Voor mij zijn dit dé twee woorden om
de hele jaren zestig te
kenmerken: ruimte en expansie. Ik was peuter toen de sixties aanbraken,
en
tiener toen ze afgelopen waren. Tussen je derde en dertiende wordt je
wereld altijd
al een stuk groter en wijder. Maar in de jaren 60 gold dat voor
iedereen.
Crisis, oorlog en wederopbouw zaten
erop. De mensen kregen
weer kleur op de wangen. De knusse doch bedompte jaren 50 hadden we
achter ons
gelaten. De salarissen stegen, de vijfdaagse werkweek werd ingevoerd,
armoede
werd iets uit verre landen. Elk jaar werden we iets rijker, iets
vrijer, iets
blijer. En elk jaar hadden we het vooruitzicht dat we het volgend jaar
nog
beter zouden hebben.
Miljoenen mensen kochten een auto,
een televisie, boekten
hun eerste vakantiereis naar het buitenland, kregen telefoon... Voor
dat
laatste bestond een wachtlijst van langer dan een jaar. Wij kregen hem
een paar
maanden eerder, omdat eenoudergezinnen voorrang hadden.
‘De wereld kwam weer uit zijn cocon,
net als wij, geborenen
in de fifties’, schreef ik al eens in een ook zeer lezenswaardig stukje.
Maar
aan de school ging het grotendeels voorbij. Het gebouw was nieuw, maar
de
leerboeken bezaten de beduimeldheid van minstens tien jaargangen
leerlingen.
Het taalboek was geschreven door het ‘hoofd ener school’; nog net niet:
‘eener’.
Het geschiedenisboek eindigde met hoe dapper ‘onze jongens’ gevochten
hadden op
de Grebbeberg en tijdens de politionele acties.
Onze kinderboeken speelden meestal in
de vooroorlogse
periode. De normen en waarden die we ingepompt kregen, waren die van de
wederopbouw (een vak leren en hard werken om je vaderland er weer
bovenop te
helpen; nóóit voedsel weggooien). Beatmuziek was ordinaire herrie. Ik
zie nog
de juffrouw vol misprijzen kijken naar het etui van een jongen, die
daarop de
namen van zijn favoriete beatgroepen gekalkt had.

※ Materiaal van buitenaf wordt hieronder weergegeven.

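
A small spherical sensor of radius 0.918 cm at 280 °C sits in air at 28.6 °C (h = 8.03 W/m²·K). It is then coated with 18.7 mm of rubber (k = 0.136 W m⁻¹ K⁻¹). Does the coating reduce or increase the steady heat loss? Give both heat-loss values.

Critical radius for a sphere: r_cr = 2k/h = 0.0339 m = 3.39 cm.
Outer radius after coating: r₂ = 0.00918 + 0.0187 = 0.02788 m.
Since r₁ < r_cr and r₂ ≤ r_cr, the coating moves toward the maximum at r_cr — heat loss rises.
Bare: R = 1/(4πr₁²h) = 117.6 K/W; Q = 251.4/117.6 = 2.14 W.
Coated: R = R_cond + R_conv = 55.50 K/W; Q = 251.4/55.50 = 4.53 W.

increases: 2.14 → 4.53 W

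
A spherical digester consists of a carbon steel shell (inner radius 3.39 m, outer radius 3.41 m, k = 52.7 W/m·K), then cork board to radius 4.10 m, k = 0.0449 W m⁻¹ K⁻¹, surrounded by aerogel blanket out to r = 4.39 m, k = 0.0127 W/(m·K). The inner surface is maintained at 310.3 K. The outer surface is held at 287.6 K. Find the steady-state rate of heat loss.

Series thermal resistances, inner to outer:
  R_carbon steel = (1/3.39 − 1/3.41)/(4πk) = 0.001730/(4π·52.7) = 2.612×10^-6 K/W
  R_cork board = (1/3.41 − 1/4.10)/(4πk) = 0.04935/(4π·0.0449) = 0.08747 K/W
  R_aerogel blanket = (1/4.10 − 1/4.39)/(4πk) = 0.01611/(4π·0.0127) = 0.1010 K/W
ΣR = 2.612×10^-6 + 0.08747 + 0.1010 = 0.1885 K/W
Q = ΔT/ΣR = (310.3 K − 287.6 K)/0.1885 = 120 W

Q = 120 W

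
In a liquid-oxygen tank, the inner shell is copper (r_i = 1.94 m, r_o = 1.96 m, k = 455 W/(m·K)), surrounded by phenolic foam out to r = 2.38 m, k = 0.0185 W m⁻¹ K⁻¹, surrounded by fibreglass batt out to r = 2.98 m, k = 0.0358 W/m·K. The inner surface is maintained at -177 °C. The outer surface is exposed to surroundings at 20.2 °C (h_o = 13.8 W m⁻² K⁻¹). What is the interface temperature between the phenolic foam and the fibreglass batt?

T = -44.4 °C

Series thermal resistances, inner to outer:
  R_copper = (1/1.94 − 1/1.96)/(4πk) = 0.005260/(4π·455) = 9.199×10^-7 K/W
  R_phenolic foam = (1/1.96 − 1/2.38)/(4πk) = 0.09004/(4π·0.0185) = 0.3873 K/W
  R_fibreglass batt = (1/2.38 − 1/2.98)/(4πk) = 0.08460/(4π·0.0358) = 0.1880 K/W
  R_conv,out = 1/(4πr²h) = 1/(4π·2.98²·13.8) = 6.493×10^-4 K/W
ΣR = 9.199×10^-7 + 0.3873 + 0.1880 + 6.493×10^-4 = 0.5760 K/W
Q = ΔT/ΣR = (-177 °C − 20.2 °C)/0.5760 = -342.4 W
From the inner boundary to the phenolic foam/fibreglass batt interface, ΣR_partial = 0.3873 K/W.
T_interface = T_in − Q·ΣR_partial = -177 °C − (-342.4)(0.3873) = -44.4 °C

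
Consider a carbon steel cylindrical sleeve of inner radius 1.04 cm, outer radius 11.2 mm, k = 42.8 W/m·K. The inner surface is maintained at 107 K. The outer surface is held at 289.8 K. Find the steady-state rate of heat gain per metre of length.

Q' = 2πk·ΔT/ln(r₂/r₁) = 2π × 42.8 × 182.8 / ln(0.0112/0.0104) = 6.63×10^5 W/m

Q' = 663 kW/m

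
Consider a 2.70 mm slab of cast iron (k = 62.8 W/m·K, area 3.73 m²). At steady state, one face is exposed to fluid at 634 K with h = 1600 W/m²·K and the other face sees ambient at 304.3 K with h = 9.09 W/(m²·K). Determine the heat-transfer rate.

Q = 11.1 kW

Resistance network (inner→outer):
  R_conv,in = 1/(hA) = 1/(1600·3.73) = 1.676×10^-4 K/W
  R_cast iron = L/(kA) = 0.00270/(62.8·3.73) = 1.153×10^-5 K/W
  R_conv,out = 1/(hA) = 1/(9.09·3.73) = 0.02949 K/W
ΣR = 1.676×10^-4 + 1.153×10^-5 + 0.02949 = 0.02967 K/W
Q = ΔT/ΣR = (634 K − 304.3 K)/0.02967 = 11100 W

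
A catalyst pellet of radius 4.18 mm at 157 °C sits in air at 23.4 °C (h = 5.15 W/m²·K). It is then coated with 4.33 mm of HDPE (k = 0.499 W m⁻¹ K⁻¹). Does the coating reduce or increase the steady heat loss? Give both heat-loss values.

increases: 0.151 → 0.574 W

Critical radius for a sphere: r_cr = 2k/h = 0.194 m = 19.4 cm.
Outer radius after coating: r₂ = 0.00418 + 0.00433 = 0.00851 m.
Since r₁ < r_cr and r₂ ≤ r_cr, the coating moves toward the maximum at r_cr — heat loss rises.
Bare: R = 1/(4πr₁²h) = 884.4 K/W; Q = 133.6/884.4 = 0.151 W.
Coated: R = R_cond + R_conv = 232.8 K/W; Q = 133.6/232.8 = 0.574 W.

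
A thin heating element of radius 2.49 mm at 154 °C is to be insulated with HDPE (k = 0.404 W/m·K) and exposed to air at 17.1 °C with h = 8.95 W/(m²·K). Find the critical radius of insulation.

r_cr = 4.51 cm

For a cylinder, r_cr = k_ins/h = 0.404/8.95 = 0.0451 m = 4.51 cm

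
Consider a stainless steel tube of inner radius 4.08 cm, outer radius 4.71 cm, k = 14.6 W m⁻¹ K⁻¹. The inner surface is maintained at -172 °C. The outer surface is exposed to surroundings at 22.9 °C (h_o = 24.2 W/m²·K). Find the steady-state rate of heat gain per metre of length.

Q' = 1380 W/m

Series thermal resistances, inner to outer:
  R'_stainless steel = ln(0.0471/0.0408)/(2πk) = 0.1436/(2π·14.6) = 0.001565 m·K/W
  R'_conv,out = 1/(2πr h) = 1/(2π·0.0471·24.2) = 0.1396 m·K/W
ΣR = 0.001565 + 0.1396 = 0.1412 m·K/W
Q' = ΔT/ΣR = (-172 °C − 22.9 °C)/0.1412 = -1380 W/m
(Negative Q' ⇒ heat flows inward; heat gain = 1380 W/m.)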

Zat je te dommelen in de klas, dan
werd verondersteld dat je
de avond ervoor te lang tv had gekeken. Tv, ook zo’n bedreiging; het
zelfde
gesomber dat je nu hoort over de schadelijkheid van sociale media voor
de
jeugd, hoorde je toen over de tv. Geen onderwijzer gaf graag toe, een
televisieontvangsttoestel
te bezitten. Let wel: ik zat niet op een gereformeerde
school-met-den-bijbel,
maar op een als licht progressief te boek staande openbare school, met
twintigers, hooguit dertigers voor de klas.

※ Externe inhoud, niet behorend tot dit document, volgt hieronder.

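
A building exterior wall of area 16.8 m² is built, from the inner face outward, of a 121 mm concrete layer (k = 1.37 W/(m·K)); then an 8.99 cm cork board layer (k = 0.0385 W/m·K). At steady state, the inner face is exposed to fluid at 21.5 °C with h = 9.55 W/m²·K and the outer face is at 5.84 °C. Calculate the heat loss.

Series thermal resistances, inner to outer:
  R_conv,in = 1/(hA) = 1/(9.55·16.8) = 0.006233 K/W
  R_concrete = L/(kA) = 0.121/(1.37·16.8) = 0.005257 K/W
  R_cork board = L/(kA) = 0.0899/(0.0385·16.8) = 0.1390 K/W
ΣR = 0.006233 + 0.005257 + 0.1390 = 0.1505 K/W
Q = ΔT/ΣR = (21.5 °C − 5.84 °C)/0.1505 = 104 W

Q = 104 W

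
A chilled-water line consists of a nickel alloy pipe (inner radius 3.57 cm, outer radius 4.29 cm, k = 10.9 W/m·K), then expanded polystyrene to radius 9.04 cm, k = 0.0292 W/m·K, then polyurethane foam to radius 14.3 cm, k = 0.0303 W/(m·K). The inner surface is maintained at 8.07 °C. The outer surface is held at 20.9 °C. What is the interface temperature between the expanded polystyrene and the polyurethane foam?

Treat each layer as a resistance in series:
  R'_nickel alloy = ln(0.0429/0.0357)/(2πk) = 0.1837/(2π·10.9) = 0.002683 m·K/W
  R'_expanded polystyrene = ln(0.0904/0.0429)/(2πk) = 0.7454/(2π·0.0292) = 4.063 m·K/W
  R'_polyurethane foam = ln(0.143/0.0904)/(2πk) = 0.4586/(2π·0.0303) = 2.409 m·K/W
ΣR = 0.002683 + 4.063 + 2.409 = 6.475 m·K/W
Q' = ΔT/ΣR = (8.07 °C − 20.9 °C)/6.475 = -1.981 W/m
From the inner boundary to the expanded polystyrene/polyurethane foam interface, ΣR_partial = 4.066 m·K/W.
T_interface = T_in − Q'·ΣR_partial = 8.07 °C − (-1.981)(4.066) = 16.1 °C

T = 16.1 °C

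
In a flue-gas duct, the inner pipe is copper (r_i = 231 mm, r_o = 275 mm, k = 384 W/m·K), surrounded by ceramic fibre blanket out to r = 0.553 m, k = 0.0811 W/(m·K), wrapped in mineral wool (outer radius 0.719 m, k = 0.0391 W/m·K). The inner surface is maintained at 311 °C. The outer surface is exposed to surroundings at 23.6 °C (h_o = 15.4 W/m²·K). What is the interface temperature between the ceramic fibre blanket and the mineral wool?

Treat each layer as a resistance in series:
  R'_copper = ln(0.275/0.231)/(2πk) = 0.1744/(2π·384) = 7.226×10^-5 m·K/W
  R'_ceramic fibre blanket = ln(0.553/0.275)/(2πk) = 0.6986/(2π·0.0811) = 1.371 m·K/W
  R'_mineral wool = ln(0.719/0.553)/(2πk) = 0.2625/(2π·0.0391) = 1.069 m·K/W
  R'_conv,out = 1/(2πr h) = 1/(2π·0.719·15.4) = 0.01437 m·K/W
ΣR = 7.226×10^-5 + 1.371 + 1.069 + 0.01437 = 2.454 m·K/W
Q' = ΔT/ΣR = (311 °C − 23.6 °C)/2.454 = 117.1 W/m
From the inner boundary to the ceramic fibre blanket/mineral wool interface, ΣR_partial = 1.371 m·K/W.
T_interface = T_in − Q'·ΣR_partial = 311 °C − (117.1)(1.371) = 150 °C

T = 150 °C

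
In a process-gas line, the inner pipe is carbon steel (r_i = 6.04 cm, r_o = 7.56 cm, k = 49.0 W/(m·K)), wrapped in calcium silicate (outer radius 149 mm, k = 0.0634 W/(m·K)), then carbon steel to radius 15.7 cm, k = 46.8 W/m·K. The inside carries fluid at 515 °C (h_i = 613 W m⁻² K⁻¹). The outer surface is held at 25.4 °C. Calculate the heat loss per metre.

Resistance network (inner→outer):
  R'_conv,in = 1/(2πr h) = 1/(2π·0.0604·613) = 0.004299 m·K/W
  R'_carbon steel = ln(0.0756/0.0604)/(2πk) = 0.2245/(2π·49.0) = 7.291×10^-4 m·K/W
  R'_calcium silicate = ln(0.149/0.0756)/(2πk) = 0.6785/(2π·0.0634) = 1.703 m·K/W
  R'_carbon steel = ln(0.157/0.149)/(2πk) = 0.05230/(2π·46.8) = 1.779×10^-4 m·K/W
ΣR = 0.004299 + 7.291×10^-4 + 1.703 + 1.779×10^-4 = 1.708 m·K/W
Q' = ΔT/ΣR = (515 °C − 25.4 °C)/1.708 = 287 W/m

Q' = 287 W/m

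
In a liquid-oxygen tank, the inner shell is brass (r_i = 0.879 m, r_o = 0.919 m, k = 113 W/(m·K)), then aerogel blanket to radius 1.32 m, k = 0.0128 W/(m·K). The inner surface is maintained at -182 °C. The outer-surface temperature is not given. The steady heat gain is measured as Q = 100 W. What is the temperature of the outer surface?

T_out = 23.5 °C

Series resistances:
  R_brass = (1/0.879 − 1/0.919)/(4πk) = 0.04952/(4π·113) = 3.487×10^-5 K/W
  R_aerogel blanket = (1/0.919 − 1/1.32)/(4πk) = 0.3306/(4π·0.0128) = 2.055 K/W
ΣR = 2.055 K/W
ΔT = Q·ΣR = 100 × 2.055 = 205.5 K
Heat flows inward, so T_out = T_in + ΔT = -182 + 205.5 = 23.5 °C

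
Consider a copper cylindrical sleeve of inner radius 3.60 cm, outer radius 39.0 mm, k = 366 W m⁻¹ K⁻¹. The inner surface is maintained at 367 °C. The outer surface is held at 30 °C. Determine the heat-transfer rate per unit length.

Q' = 9680 kW/m

Q' = 2πk·ΔT/ln(r₂/r₁) = 2π × 366 × 337 / ln(0.0390/0.0360) = 9.68×10^6 W/m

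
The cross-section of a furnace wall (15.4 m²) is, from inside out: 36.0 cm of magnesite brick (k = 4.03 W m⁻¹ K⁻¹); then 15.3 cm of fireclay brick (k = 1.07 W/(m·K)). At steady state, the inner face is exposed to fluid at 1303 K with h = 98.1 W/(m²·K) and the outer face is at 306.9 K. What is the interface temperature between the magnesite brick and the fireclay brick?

T = 894 K

Resistance network (inner→outer):
  R_conv,in = 1/(hA) = 1/(98.1·15.4) = 6.619×10^-4 K/W
  R_magnesite brick = L/(kA) = 0.360/(4.03·15.4) = 0.005801 K/W
  R_fireclay brick = L/(kA) = 0.153/(1.07·15.4) = 0.009285 K/W
ΣR = 6.619×10^-4 + 0.005801 + 0.009285 = 0.01575 K/W
Q = ΔT/ΣR = (1303 K − 306.9 K)/0.01575 = 63240 W
From the inner boundary to the magnesite brick/fireclay brick interface, ΣR_partial = 0.006463 K/W.
T_interface = T_in − Q·ΣR_partial = 1303 K − (63240)(0.006463) = 894 K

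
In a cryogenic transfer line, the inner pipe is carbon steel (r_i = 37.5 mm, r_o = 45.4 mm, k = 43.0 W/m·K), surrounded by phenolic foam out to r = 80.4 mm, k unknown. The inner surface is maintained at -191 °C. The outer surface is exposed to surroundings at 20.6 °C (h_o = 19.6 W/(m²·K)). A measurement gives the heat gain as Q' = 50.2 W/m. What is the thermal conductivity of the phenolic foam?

k = 0.0221 W/m·K

ΣR = ΔT/Q' = |-191 − 20.6|/50.2 = 4.215 m·K/W
Known resistances:
  R'_carbon steel = ln(0.0454/0.0375)/(2πk) = 0.1912/(2π·43.0) = 7.076×10^-4 m·K/W
  R'_conv,out = 1/(2πr h) = 1/(2π·0.0804·19.6) = 0.1010 m·K/W
R_phenolic foam = ΣR − ΣR_known = 4.215 − 0.1017 = 4.113 m·K/W
ln(r₂/r₁)/(2πk) = 4.113 ⇒ k = 0.5715/(2π·4.113) = 0.0221 W/m·K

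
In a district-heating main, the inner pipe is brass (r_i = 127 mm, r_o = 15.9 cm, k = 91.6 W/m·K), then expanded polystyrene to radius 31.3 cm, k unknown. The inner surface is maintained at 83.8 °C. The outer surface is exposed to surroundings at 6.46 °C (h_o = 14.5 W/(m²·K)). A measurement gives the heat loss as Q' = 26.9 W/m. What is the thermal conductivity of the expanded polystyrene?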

Over actualiteiten hoorde je zelden
iets. De
oorlog werd wel
regelmatig aangesneden. Op 4 mei mochten wij, zesdeklassers, bloemen
leggen op
het oorlogsmonument bij molen De Valk. Maar geen woord over Vietnam. Op
het
speelplein hadden wij het wel eens over Gemini-ruimtewandelingen en
Mariner-Marsvluchten, maar denk niet, dat daar in het klaslokaal
aandacht aan
werd besteed. Met aardrijkskunde werden we maanden en maanden
doorgezaagd over
zelfkazende boeren en gemengd bedrijf; wij, stadskinderen, die een koe
niet van een paard konden onderscheiden. Maar of we ooit iets geleerd
hebben over
moderne industrie, opkomende computers, communicatiesatellieten?
In de derde klas had zich een
zedenschandaal voorgedaan:
enkele jongens hadden de meisjes onder de rokken gekeken. Alle jongens,
schuldig of niet, moesten twintig keer de tafels van vermenigvuldiging
overschrijven,
als passende straf, en verder werd er over het incident niet meer
gesproken. Ondertussen
voltrok zich de seksuele revolutie. Maar voorlichting op school?

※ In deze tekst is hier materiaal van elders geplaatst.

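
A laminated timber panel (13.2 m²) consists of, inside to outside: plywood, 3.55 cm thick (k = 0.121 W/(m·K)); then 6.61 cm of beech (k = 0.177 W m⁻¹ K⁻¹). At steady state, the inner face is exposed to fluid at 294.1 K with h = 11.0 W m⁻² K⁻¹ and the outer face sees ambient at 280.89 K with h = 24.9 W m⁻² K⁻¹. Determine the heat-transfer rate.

Q = 219 W

Resistance network (inner→outer):
  R_conv,in = 1/(hA) = 1/(11.0·13.2) = 0.006887 K/W
  R_plywood = L/(kA) = 0.0355/(0.121·13.2) = 0.02223 K/W
  R_beech = L/(kA) = 0.0661/(0.177·13.2) = 0.02829 K/W
  R_conv,out = 1/(hA) = 1/(24.9·13.2) = 0.003042 K/W
ΣR = 0.006887 + 0.02223 + 0.02829 + 0.003042 = 0.06045 K/W
Q = ΔT/ΣR = (294.1 K − 280.89 K)/0.06045 = 219 W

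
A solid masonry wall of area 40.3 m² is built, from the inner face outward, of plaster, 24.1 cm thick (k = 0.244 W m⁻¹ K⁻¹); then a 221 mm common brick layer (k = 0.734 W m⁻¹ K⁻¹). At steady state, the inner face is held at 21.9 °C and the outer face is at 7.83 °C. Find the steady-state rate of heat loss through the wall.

Treat each layer as a resistance in series:
  R_plaster = L/(kA) = 0.241/(0.244·40.3) = 0.02451 K/W
  R_common brick = L/(kA) = 0.221/(0.734·40.3) = 0.007471 K/W
ΣR = 0.02451 + 0.007471 = 0.03198 K/W
Q = ΔT/ΣR = (21.9 °C − 7.83 °C)/0.03198 = 440 W

Q = 440 W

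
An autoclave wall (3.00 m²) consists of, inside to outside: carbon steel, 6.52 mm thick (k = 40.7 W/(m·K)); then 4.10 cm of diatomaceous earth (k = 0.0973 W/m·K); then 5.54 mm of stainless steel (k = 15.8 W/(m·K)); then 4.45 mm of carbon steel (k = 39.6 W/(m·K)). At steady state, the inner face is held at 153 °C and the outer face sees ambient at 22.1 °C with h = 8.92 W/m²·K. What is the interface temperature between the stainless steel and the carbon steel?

T = 49.6 °C

Series thermal resistances, inner to outer:
  R_carbon steel = L/(kA) = 0.00652/(40.7·3.00) = 5.340×10^-5 K/W
  R_diatomaceous earth = L/(kA) = 0.0410/(0.0973·3.00) = 0.1405 K/W
  R_stainless steel = L/(kA) = 0.00554/(15.8·3.00) = 1.169×10^-4 K/W
  R_carbon steel = L/(kA) = 0.00445/(39.6·3.00) = 3.746×10^-5 K/W
  R_conv,out = 1/(hA) = 1/(8.92·3.00) = 0.03737 K/W
ΣR = 5.340×10^-5 + 0.1405 + 1.169×10^-4 + 3.746×10^-5 + 0.03737 = 0.1781 K/W
Q = ΔT/ΣR = (153 °C − 22.1 °C)/0.1781 = 735.0 W
From the inner boundary to the stainless steel/carbon steel interface, ΣR_partial = 0.1407 K/W.
T_interface = T_in − Q·ΣR_partial = 153 °C − (735.0)(0.1407) = 49.6 °C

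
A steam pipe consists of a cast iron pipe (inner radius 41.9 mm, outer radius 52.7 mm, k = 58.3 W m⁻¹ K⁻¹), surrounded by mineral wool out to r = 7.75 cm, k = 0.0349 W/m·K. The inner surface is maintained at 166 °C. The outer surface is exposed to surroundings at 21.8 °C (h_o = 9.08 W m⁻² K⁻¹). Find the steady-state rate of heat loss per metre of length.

Resistance network (inner→outer):
  R'_cast iron = ln(0.0527/0.0419)/(2πk) = 0.2293/(2π·58.3) = 6.261×10^-4 m·K/W
  R'_mineral wool = ln(0.0775/0.0527)/(2πk) = 0.3857/(2π·0.0349) = 1.759 m·K/W
  R'_conv,out = 1/(2πr h) = 1/(2π·0.0775·9.08) = 0.2262 m·K/W
ΣR = 6.261×10^-4 + 1.759 + 0.2262 = 1.986 m·K/W
Q' = ΔT/ΣR = (166 °C − 21.8 °C)/1.986 = 72.6 W/m

Q' = 72.6 W/m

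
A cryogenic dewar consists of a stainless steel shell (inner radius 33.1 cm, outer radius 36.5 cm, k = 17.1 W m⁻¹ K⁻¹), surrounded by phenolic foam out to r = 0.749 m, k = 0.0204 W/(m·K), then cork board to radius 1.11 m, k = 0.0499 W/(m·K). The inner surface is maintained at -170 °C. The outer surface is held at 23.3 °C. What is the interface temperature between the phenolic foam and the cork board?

Treat each layer as a resistance in series:
  R_stainless steel = (1/0.331 − 1/0.365)/(4πk) = 0.2814/(4π·17.1) = 0.001310 K/W
  R_phenolic foam = (1/0.365 − 1/0.749)/(4πk) = 1.405/(4π·0.0204) = 5.479 K/W
  R_cork board = (1/0.749 − 1/1.11)/(4πk) = 0.4342/(4π·0.0499) = 0.6925 K/W
ΣR = 0.001310 + 5.479 + 0.6925 = 6.173 K/W
Q = ΔT/ΣR = (-170 °C − 23.3 °C)/6.173 = -31.31 W
From the inner boundary to the phenolic foam/cork board interface, ΣR_partial = 5.480 K/W.
T_interface = T_in − Q·ΣR_partial = -170 °C − (-31.31)(5.480) = 1.6 °C

T = 1.6 °C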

De krant stond ook toen al vol
verhalen over overgewicht en
andere welvaartskwalen. Maar wij werden op school bijgevoederd met elke
dag een
kwart liter volvette melk, alsof dat goedje nog op de bon was. Die melk
werd ’s morgens
om zes uur in kratten afgeleverd door de melkfabriek, en voor de school
neergezet, in de zomer heerlijk in het zonnetje. Vijf jaar
basisonderwijs heeft
voor mij altijd nog de smaak van lauwe, muffe, half bedorven melk.
Buiten woedden de sixties, die zo
zorgvuldig buiten de schooldeuren
werden gehouden. Dat is de reden dat ik zo verslingerd ben aan dat
tijdperk;
juist omdat de school er niets van wilde weten.
Overpeinzingen in een donker, akelig
straatje. Ik denk dat
ik daarom op avondwandelingen zo graag nog door de Johan Wagenaarlaan
loop:
omdat ik er niet meer hoef te wezen.